SKhurana SKhurana - 4 months ago 26
Java Question

How to chain elements in array in dynamic programming (java)

I have a dynamic algorithm problem and I have almost solved it. The problem is I have a primitive calculator which can only do operations of adding 1, multiplying by 2 and multiplying by 3. I have to find the minimum number of steps required to get to any number. I have implemented the problem correctly but I also have to output the array of numbers which lead to n. That means, for example, for n=5, the steps are 1, 2, 4, 5 and I have to output 3 since it took 3 steps. My algorithm works in finding the minimum amount of steps but I can't find the array. I am thinking that a divide and conquer algorithm which starts from the end might work but I am not good in divide and conquer. Here is my code. It outputs the entire array(all the elements, not the elements just leading to n).

public static int min(int a, int b){if(a>b){return b;}else{return a;}}
public static int min(int a, int b, int c){return min(min(a, b), c);}
public static int[] primitiveCalc(int n){
int[] solution=new int[n];
solution[0]=0;
solution[1]=0;
for(int i=2;i<n;i++){
if(i%3==0){
if(i%2==0){solution[i]=min(solution[i-1]+1, solution[i/3]+1, solution[i/2]+1);}
else{solution[i]=min(solution[i-1]+1, solution[i/3]+1);}
}else if(i%2==0){solution[i]=min(solution[i-1]+1, solution[i/2]+1);}
else{solution[i]=solution[i-1]+1;}
}
System.out.println(solution[n-1]);
return solution;
}
public static void main(String[] args){
Scanner in=new Scanner(System.in);
int n=in.nextInt();
int[] solution=primitiveCalc(n+1);
for(int i=1;i<solution.length;i++){
System.out.print(solution[i]+" ");
}
}


any help is appreciated.

I got the solution, here is the implementation if anyone is interested :

public static int[] findChainArray(int[] array, int n){
int[] chainedArr=new int[array.length];
for(int i=array.length-1, j=0;i>0;j++){
if(i%3==0) {
if (i % 2 == 0) {
if (min(array[i - 1], array[i / 2], array[i / 3]) == array[i - 1]) {
i = i - 1;
} else if (min(array[i - 1], array[i / 2], array[i / 3]) == array[i / 2]) {
i = i / 2;
} else {
i = i / 3;
}
}else{
if (min(array[i - 1], array[i / 3]) == array[i - 1]) {
i = i - 1;
} else {
i = i / 3;
}
}
}else if(i%2==0){
if (min(array[i - 1], array[i / 2]) == array[i - 1]) {
i = i - 1;
} else if (min(array[i - 1], array[i / 2]) == array[i / 2]) {
i = i / 2;
}
}else{
i=i-1;
}
chainedArr[j]=i;
}
return chainedArr;
}


i know there are way too many if else and il try to reduce that

Answer

Now that you have a valid path, you could try working backwards.
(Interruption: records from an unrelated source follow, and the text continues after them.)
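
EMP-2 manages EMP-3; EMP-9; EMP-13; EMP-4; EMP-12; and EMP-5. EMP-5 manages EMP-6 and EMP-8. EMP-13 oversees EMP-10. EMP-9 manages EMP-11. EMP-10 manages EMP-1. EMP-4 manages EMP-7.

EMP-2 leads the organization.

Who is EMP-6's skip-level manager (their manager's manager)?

EMP-2

EMP-6 reports to EMP-5, and EMP-5 reports to EMP-2. So EMP-6's skip-level manager is EMP-2.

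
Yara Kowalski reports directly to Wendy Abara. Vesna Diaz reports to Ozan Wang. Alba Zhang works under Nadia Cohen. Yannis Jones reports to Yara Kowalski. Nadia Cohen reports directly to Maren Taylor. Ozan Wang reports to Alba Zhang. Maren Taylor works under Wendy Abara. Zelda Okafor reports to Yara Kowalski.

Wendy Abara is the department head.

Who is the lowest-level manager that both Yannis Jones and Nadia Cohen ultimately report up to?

Wendy Abara

Yannis Jones's chain of managers is Yara Kowalski, Wendy Abara. Nadia Cohen's chain of managers is Maren Taylor, Wendy Abara. The first manager that appears in both chains is Wendy Abara.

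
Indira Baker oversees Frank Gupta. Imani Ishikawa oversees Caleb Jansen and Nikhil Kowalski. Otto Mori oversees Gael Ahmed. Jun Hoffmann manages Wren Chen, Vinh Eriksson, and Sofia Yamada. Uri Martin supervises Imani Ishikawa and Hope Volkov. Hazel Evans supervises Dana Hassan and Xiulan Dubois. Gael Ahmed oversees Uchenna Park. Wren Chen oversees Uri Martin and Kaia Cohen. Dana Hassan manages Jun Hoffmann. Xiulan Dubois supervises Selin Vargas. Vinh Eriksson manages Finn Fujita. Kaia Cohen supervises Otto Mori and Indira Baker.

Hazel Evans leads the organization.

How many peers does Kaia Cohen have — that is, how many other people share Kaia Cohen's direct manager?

Kaia Cohen reports to Wren Chen. Wren Chen's other direct reports are Uri Martin — 1 peer.

1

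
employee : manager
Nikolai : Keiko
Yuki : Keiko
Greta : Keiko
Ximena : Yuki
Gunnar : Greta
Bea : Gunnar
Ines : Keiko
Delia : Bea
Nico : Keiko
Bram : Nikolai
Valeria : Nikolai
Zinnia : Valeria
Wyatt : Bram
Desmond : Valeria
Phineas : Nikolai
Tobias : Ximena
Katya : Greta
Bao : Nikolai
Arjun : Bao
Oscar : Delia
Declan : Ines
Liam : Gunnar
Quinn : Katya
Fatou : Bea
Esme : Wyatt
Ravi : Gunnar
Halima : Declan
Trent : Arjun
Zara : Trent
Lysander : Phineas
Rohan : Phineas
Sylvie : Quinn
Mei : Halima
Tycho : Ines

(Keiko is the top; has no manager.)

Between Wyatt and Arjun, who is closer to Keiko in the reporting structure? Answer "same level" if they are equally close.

Both Wyatt and Arjun are 3 levels below Keiko.

same level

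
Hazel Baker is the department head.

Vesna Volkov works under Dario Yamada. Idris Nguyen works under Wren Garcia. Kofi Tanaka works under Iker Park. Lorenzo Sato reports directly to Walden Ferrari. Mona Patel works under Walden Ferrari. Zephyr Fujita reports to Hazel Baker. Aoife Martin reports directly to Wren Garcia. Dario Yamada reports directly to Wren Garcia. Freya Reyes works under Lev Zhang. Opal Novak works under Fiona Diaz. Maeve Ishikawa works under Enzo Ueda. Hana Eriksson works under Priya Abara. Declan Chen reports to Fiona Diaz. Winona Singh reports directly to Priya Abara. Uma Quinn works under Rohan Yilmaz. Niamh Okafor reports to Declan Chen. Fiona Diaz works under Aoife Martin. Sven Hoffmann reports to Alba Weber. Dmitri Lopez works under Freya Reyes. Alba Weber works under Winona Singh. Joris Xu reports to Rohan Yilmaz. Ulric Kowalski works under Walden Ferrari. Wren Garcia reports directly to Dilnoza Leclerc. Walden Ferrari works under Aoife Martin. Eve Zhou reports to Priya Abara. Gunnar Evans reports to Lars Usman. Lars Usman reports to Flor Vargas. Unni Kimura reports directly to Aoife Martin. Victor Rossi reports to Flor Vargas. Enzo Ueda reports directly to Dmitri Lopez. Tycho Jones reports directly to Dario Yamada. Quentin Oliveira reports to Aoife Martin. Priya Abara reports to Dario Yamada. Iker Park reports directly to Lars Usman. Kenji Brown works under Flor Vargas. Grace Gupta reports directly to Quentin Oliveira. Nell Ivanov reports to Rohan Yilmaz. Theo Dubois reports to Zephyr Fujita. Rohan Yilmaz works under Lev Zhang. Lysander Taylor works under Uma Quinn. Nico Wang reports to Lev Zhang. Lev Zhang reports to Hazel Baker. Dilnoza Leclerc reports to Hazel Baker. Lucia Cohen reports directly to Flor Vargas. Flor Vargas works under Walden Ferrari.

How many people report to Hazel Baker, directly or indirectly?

Hazel Baker directly manages Zephyr Fujita, Dilnoza Leclerc, Lev Zhang. Under Zephyr Fujita: Theo Dubois (1). Under Dilnoza Leclerc: Wren Garcia, Idris Nguyen, Dario Yamada, Tycho Jones, Vesna Volkov, Priya Abara, Hana Eriksson, Eve Zhou, Winona Singh, Alba Weber, Sven Hoffmann, Aoife Martin, Quentin Oliveira, Grace Gupta, Unni Kimura, Fiona Diaz, Opal Novak, Declan Chen, Niamh Okafor, Walden Ferrari, Lorenzo Sato, Ulric Kowalski, Flor Vargas, Kenji Brown, Victor Rossi, Lucia Cohen, Lars Usman, Iker Park, Kofi Tanaka, Gunnar Evans, Mona Patel (31). Under Lev Zhang: Freya Reyes, Dmitri Lopez, Enzo Ueda, Maeve Ishikawa, Nico Wang, Rohan Yilmaz, Joris Xu, Nell Ivanov, Uma Quinn, Lysander Taylor (10). So Hazel Baker's organization is 3 direct reports plus everyone under them: 2 + 32 + 11 = 45.

45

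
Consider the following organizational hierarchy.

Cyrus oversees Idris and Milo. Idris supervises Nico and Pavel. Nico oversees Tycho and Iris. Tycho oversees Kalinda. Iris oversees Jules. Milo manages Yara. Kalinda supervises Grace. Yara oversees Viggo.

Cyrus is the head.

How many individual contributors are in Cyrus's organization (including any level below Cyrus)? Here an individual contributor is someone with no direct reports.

4

The people in Cyrus's organization with no one reporting to them are Viggo, Pavel, Jules, Grace. That is 4.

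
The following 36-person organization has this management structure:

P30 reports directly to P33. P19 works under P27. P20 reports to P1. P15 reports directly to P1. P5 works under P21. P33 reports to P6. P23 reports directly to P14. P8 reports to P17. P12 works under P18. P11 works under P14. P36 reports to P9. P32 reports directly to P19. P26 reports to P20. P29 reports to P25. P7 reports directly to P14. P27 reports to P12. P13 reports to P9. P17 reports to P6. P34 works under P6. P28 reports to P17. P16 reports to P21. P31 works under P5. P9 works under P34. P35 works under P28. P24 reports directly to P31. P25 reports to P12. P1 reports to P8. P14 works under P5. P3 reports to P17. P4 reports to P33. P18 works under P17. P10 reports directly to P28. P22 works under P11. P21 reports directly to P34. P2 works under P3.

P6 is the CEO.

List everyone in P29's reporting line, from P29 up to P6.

P29 -> P25 -> P12 -> P18 -> P17 -> P6

P29 reports to P25. P25 reports to P12. P12 reports to P18. P18 reports to P17. P17 reports to P6. P6 is at the top.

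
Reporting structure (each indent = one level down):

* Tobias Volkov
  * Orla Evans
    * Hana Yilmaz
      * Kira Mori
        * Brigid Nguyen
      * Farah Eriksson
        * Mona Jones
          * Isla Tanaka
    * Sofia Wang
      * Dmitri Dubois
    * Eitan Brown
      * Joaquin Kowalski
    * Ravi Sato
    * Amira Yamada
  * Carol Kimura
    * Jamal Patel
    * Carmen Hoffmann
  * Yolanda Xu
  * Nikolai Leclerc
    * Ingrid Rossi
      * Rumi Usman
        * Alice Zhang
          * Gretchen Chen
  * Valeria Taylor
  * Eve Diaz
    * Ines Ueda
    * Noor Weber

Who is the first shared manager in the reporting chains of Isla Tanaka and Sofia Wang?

Isla Tanaka's chain of managers is Mona Jones, Farah Eriksson, Hana Yilmaz, Orla Evans, Tobias Volkov. Sofia Wang's chain of managers is Orla Evans, Tobias Volkov. The first manager that appears in both chains is Orla Evans.

Orla Evans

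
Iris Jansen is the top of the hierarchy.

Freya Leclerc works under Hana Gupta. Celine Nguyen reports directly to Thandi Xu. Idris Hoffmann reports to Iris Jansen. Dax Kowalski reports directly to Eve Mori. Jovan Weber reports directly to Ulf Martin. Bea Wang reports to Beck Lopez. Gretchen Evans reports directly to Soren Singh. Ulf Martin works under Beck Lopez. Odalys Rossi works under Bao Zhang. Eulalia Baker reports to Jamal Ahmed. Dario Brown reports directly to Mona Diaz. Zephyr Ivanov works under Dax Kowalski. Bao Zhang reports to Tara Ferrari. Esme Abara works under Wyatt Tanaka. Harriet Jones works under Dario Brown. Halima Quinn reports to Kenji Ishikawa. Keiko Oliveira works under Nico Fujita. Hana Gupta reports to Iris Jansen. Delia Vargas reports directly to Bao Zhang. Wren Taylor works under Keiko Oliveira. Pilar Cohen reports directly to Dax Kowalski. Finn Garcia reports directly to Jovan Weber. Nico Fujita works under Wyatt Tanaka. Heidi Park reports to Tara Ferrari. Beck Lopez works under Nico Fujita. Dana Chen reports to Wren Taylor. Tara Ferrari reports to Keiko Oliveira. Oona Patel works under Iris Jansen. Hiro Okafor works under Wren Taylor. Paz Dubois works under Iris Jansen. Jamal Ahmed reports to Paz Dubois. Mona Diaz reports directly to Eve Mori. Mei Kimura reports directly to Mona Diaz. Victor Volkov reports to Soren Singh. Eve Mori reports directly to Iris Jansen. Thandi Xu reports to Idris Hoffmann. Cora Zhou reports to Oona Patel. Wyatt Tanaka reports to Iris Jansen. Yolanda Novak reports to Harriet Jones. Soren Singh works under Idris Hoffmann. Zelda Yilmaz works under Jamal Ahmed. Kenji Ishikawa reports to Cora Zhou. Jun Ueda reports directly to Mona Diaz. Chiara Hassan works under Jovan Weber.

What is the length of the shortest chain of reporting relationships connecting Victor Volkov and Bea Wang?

Victor Volkov is 3 levels below Iris Jansen, and Bea Wang is 4 levels below Iris Jansen (their lowest common manager). The shortest path runs up from Victor Volkov to Iris Jansen and back down to Bea Wang: 3 + 4 = 7 links.

7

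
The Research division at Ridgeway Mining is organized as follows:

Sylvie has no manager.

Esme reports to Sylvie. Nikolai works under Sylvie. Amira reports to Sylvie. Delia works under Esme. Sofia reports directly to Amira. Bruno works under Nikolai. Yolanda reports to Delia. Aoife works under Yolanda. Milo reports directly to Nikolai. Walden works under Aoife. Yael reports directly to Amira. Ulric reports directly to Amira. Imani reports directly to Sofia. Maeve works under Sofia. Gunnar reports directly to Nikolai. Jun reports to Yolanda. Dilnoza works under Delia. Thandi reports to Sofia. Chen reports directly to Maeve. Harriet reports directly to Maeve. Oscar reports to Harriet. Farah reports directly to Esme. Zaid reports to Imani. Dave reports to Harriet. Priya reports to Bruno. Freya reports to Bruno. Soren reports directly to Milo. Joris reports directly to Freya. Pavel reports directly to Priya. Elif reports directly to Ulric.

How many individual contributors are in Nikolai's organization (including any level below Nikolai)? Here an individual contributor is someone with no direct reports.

4

The people in Nikolai's organization with no one reporting to them are Gunnar, Soren, Joris, Pavel. That is 4.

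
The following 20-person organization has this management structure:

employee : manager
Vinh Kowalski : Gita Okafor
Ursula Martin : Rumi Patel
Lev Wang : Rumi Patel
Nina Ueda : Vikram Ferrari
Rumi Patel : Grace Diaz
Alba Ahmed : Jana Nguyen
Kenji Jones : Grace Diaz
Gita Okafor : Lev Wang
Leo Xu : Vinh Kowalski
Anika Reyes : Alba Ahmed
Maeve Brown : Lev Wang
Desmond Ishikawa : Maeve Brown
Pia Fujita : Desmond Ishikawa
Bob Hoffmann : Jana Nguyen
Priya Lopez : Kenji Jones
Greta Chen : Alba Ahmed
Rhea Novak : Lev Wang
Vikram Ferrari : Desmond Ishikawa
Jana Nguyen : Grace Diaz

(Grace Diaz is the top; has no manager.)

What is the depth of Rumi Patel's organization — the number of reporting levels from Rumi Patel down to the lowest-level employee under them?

5

The longest chain under Rumi Patel runs Rumi Patel → Lev Wang → Maeve Brown → Desmond Ishikawa → Vikram Ferrari → Nina Ueda, which is 5 levels below Rumi Patel.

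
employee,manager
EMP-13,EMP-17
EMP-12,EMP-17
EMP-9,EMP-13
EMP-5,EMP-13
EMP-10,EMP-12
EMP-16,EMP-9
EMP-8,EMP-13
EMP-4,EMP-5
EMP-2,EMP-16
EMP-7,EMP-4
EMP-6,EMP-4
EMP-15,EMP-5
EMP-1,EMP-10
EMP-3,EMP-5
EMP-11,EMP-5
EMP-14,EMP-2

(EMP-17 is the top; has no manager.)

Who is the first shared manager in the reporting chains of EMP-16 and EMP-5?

EMP-13

EMP-16's chain of managers is EMP-9, EMP-13, EMP-17. EMP-5's chain of managers is EMP-13, EMP-17. The first manager that appears in both chains is EMP-13.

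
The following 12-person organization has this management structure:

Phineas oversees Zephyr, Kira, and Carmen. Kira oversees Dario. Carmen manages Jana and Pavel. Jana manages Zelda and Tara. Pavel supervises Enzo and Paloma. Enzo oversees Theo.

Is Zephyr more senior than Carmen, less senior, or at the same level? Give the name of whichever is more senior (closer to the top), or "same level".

Both Zephyr and Carmen are 1 level below Phineas.

same level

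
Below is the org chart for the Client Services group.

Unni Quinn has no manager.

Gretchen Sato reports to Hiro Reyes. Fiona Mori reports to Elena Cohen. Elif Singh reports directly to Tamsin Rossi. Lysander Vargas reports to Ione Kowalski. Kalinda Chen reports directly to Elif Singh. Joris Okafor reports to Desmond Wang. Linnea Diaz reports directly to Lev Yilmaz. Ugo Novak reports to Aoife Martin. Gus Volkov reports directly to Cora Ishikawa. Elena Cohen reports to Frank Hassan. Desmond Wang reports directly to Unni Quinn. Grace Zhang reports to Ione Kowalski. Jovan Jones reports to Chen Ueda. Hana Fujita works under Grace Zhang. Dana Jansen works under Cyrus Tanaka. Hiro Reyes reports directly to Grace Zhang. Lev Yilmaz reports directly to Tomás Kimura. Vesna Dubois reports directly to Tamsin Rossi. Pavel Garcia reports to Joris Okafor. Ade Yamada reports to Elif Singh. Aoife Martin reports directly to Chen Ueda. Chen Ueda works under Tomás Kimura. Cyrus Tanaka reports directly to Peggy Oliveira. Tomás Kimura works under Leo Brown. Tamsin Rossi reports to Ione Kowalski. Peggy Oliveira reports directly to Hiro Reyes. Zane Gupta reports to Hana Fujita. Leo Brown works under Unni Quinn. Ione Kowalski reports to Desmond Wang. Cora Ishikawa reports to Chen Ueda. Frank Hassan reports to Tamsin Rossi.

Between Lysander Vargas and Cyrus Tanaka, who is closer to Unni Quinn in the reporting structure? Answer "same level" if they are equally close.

Lysander Vargas

Lysander Vargas is 3 levels below Unni Quinn; Cyrus Tanaka is 6. Lysander Vargas is higher.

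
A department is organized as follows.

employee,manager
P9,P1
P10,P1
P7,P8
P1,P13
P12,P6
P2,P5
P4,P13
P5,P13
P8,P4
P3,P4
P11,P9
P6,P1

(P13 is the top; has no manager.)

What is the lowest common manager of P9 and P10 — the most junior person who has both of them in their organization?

P9's chain of managers is P1, P13. P10's chain of managers is P1, P13. The first manager that appears in both chains is P1.

P1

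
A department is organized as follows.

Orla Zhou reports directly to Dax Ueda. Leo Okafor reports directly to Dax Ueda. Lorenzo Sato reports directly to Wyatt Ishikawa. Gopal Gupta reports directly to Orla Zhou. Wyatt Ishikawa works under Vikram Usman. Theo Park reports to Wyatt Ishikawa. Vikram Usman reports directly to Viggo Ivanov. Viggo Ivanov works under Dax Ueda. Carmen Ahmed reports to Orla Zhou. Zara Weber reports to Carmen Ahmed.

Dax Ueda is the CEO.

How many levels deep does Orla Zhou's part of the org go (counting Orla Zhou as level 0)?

The longest chain under Orla Zhou runs Orla Zhou → Carmen Ahmed → Zara Weber, which is 2 levels below Orla Zhou.

2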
You can work recursively from answer = solution[n] and check to see if solution[n-1] = answer-1, solution[n/2] = answer-1, or solution[n/3] = answer-1. Of course you'd need to do the proper checks to see if n is divisible by 2 or 3 first, as you have been doing already.

Alternatively, you can create an array called last and instead of only saving the minimum value for each i in solution, you could also save the last element in the path in last.

Since this seems like either a homework problem or a question that you're trying to work through on your own, I'll leave the implementation details up to you :)